Скоро оба молодые казака стали на хорошемъ счету у казаковъ. Часто, вмѣстѣ съ другими товарищами своего куреня, а иногда со всѣмъ куренемъ и съ сосѣдними куренями, выступали они въ степи для стрѣльбы несмѣтнаго числа всѣхъ возможныхъ степныхъ птицъ, оленей и козъ, или же выходили на озера, рѣки и протоки, отведенные по жребію каждому куреню, закидывать невода, сѣти, и тащить богатыя тони на продовольствіе всего куреня. Хотя и не было тутъ науки, на которой пробуется казакъ, но они стали уже замѣтны между другими молодыми прямою удалью и удачливостью во всемъ. Бойко и мѣтко стрѣляли въ цѣль, переплывали Днѣпръ противъ теченія — дѣло, за которое новичокъ принимался торжественно въ казацкіе круги. Но старый Тарасъ готовилъ имъ другую дѣятельность. Ему не по душѣ была такая праздная жизнь: настоящаго дѣла хотѣлъ онъ. Онъ всё придумывалъ, какъ бы поднять Сѣчь на отважное предпріятіе, гдѣ бы можно было разгуляться, какъ слѣдуетъ рыцарю; наконецъ, въ одинъ день пришелъ къ кошевому и сказалъ ему прямо: — Что, кошевой? пора бы погулять запорожцамъ.

— Негдѣ погулять, отвѣчалъ кошевой, вынувши изо рта маленькую трубку и сплюнувъ на сторону.

— Какъ негдѣ? можно пойти на турещину, или на татарву.

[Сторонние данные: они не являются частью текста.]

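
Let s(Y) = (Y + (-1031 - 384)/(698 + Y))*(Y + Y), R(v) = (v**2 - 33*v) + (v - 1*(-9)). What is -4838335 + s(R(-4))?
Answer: -4078013957/851 ≈ -4.7920e+6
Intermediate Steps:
R(v) = 9 + v**2 - 32*v (R(v) = (v**2 - 33*v) + (v + 9) = (v**2 - 33*v) + (9 + v) = 9 + v**2 - 32*v)
s(Y) = 2*Y*(Y - 1415/(698 + Y)) (s(Y) = (Y - 1415/(698 + Y))*(2*Y) = 2*Y*(Y - 1415/(698 + Y)))
-4838335 + s(R(-4)) = -4838335 + 2*(9 + (-4)**2 - 32*(-4))*(-1415 + (9 + (-4)**2 - 32*(-4))**2 + 698*(9 + (-4)**2 - 32*(-4)))/(698 + (9 + (-4)**2 - 32*(-4))) = -4838335 + 2*(9 + 16 + 128)*(-1415 + (9 + 16 + 128)**2 + 698*(9 + 16 + 128))/(698 + (9 + 16 + 128)) = -4838335 + 2*153*(-1415 + 153**2 + 698*153)/(698 + 153) = -4838335 + 2*153*(-1415 + 23409 + 106794)/851 = -4838335 + 2*153*(1/851)*128788 = -4838335 + 39409128/851 = -4078013957/851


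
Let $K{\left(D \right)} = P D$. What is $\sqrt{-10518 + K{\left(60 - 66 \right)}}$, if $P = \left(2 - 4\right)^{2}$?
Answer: $i \sqrt{10542} \approx 102.67 i$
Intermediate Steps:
$P = 4$ ($P = \left(-2\right)^{2} = 4$)
$K{\left(D \right)} = 4 D$
$\sqrt{-10518 + K{\left(60 - 66 \right)}} = \sqrt{-10518 + 4 \left(60 - 66\right)} = \sqrt{-10518 + 4 \left(-6\right)} = \sqrt{-10518 - 24} = \sqrt{-10542} = i \sqrt{10542}$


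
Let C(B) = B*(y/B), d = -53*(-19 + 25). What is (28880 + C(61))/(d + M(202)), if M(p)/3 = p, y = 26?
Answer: 14453/144 ≈ 100.37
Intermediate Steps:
M(p) = 3*p
d = -318 (d = -53*6 = -318)
C(B) = 26 (C(B) = B*(26/B) = 26)
(28880 + C(61))/(d + M(202)) = (28880 + 26)/(-318 + 3*202) = 28906/(-318 + 606) = 28906/288 = 28906*(1/288) = 14453/144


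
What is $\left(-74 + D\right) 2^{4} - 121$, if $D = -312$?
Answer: $-6297$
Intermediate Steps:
$\left(-74 + D\right) 2^{4} - 121 = \left(-74 - 312\right) 2^{4} - 121 = \left(-386\right) 16 - 121 = -6176 - 121 = -6297$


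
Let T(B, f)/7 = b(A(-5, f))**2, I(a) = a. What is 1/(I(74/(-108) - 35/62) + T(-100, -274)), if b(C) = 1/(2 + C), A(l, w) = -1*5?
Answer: -837/395 ≈ -2.1190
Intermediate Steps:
A(l, w) = -5
T(B, f) = 7/9 (T(B, f) = 7*(1/(2 - 5))**2 = 7*(1/(-3))**2 = 7*(-1/3)**2 = 7*(1/9) = 7/9)
1/(I(74/(-108) - 35/62) + T(-100, -274)) = 1/((74/(-108) - 35/62) + 7/9) = 1/((74*(-1/108) - 35*1/62) + 7/9) = 1/((-37/54 - 35/62) + 7/9) = 1/(-1046/837 + 7/9) = 1/(-395/837) = -837/395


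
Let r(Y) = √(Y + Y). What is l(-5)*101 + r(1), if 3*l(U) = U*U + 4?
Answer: 2929/3 + √2 ≈ 977.75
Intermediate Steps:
r(Y) = √2*√Y (r(Y) = √(2*Y) = √2*√Y)
l(U) = 4/3 + U²/3 (l(U) = (U*U + 4)/3 = (U² + 4)/3 = (4 + U²)/3 = 4/3 + U²/3)
l(-5)*101 + r(1) = (4/3 + (⅓)*(-5)²)*101 + √2*√1 = (4/3 + (⅓)*25)*101 + √2*1 = (4/3 + 25/3)*101 + √2 = (29/3)*101 + √2 = 2929/3 + √2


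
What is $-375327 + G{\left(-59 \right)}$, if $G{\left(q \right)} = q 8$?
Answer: $-375799$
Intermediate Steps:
$G{\left(q \right)} = 8 q$
$-375327 + G{\left(-59 \right)} = -375327 + 8 \left(-59\right) = -375327 - 472 = -375799$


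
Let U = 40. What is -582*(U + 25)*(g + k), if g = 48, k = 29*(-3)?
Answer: 1475370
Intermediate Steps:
k = -87
-582*(U + 25)*(g + k) = -582*(40 + 25)*(48 - 87) = -37830*(-39) = -582*(-2535) = 1475370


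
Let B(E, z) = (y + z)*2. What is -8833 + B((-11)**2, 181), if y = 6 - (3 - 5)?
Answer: -8455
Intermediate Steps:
y = 8 (y = 6 - 1*(-2) = 6 + 2 = 8)
B(E, z) = 16 + 2*z (B(E, z) = (8 + z)*2 = 16 + 2*z)
-8833 + B((-11)**2, 181) = -8833 + (16 + 2*181) = -8833 + (16 + 362) = -8833 + 378 = -8455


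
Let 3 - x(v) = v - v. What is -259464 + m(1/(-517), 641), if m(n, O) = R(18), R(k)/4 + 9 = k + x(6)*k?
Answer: -259212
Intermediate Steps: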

— Не можно ни въ турещину, ни на татарву, отвѣчалъ кошевой, взявши опять хладнокровно въ ротъ свою трубку.

— Какъ не можно?

— Такъ; мы обѣщали султану миръ.

— Да вѣдь онъ бусурманъ: и Богъ, и Святое Писаніе велитъ бить бусурмановъ.

— Не имѣемъ права. Еслибъ не клялись еще нашей вѣрою то, можетъ-быть, и можно было бы; а теперь нѣтъ, не можно.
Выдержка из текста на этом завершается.